I am taking care of 9 cats. It’s exhausting. And expensive.

These lovely creatures need homes. They are the sweetest most exquisite little beings. I’ve spent the last several days hand-feeding the babies while mama got her strength back. What a handful! Last night, we learned how to lap from a dish! It was all very exciting. Everyone is getting strong, healthy and adventurous and so playful.

Here are some factoids:

1. Four babies and 1 mama, all very adoptable. The mama is less than a year old, sweet as anything and I’ve never met a cat who wanted to be loved so much. I get a lump in my throat thinking about what she went through, being uncared for.

2. Two boys, two girls. Currently named after Texas Rangers. KittenFace Gentry (don’t tell the others that he’s my favorite), Hamilton, Nelly and Holly (after Holland).

3. I will get them all fixed if I have to. I just can’t keep them. NINE CATS. DID YOU HEAR ME? NINE.

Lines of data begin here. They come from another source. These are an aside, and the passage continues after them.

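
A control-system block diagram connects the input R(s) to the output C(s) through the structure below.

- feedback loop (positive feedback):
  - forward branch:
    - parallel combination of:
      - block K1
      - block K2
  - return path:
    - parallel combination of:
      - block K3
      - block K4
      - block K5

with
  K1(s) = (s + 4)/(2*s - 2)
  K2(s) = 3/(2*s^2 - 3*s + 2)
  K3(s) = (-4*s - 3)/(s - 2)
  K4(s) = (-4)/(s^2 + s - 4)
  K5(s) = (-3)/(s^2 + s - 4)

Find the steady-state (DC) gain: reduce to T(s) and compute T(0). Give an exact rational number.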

Please, pretty please, email me (thisfish at gmail dot com) if you live in the area and would like to meet them. Even if you can only foster! The no-kill shelters in the area are currently full but that won’t always be the case.

Please pass this on to anyone else you may know who has a big heart with room for a little fuzzball. The idea that they might not go to loving homes keeps me up at night with worry. They are so very sweet and helpless.

We are going out of state on the 25th – I’m desperate to get them caring parents by that time.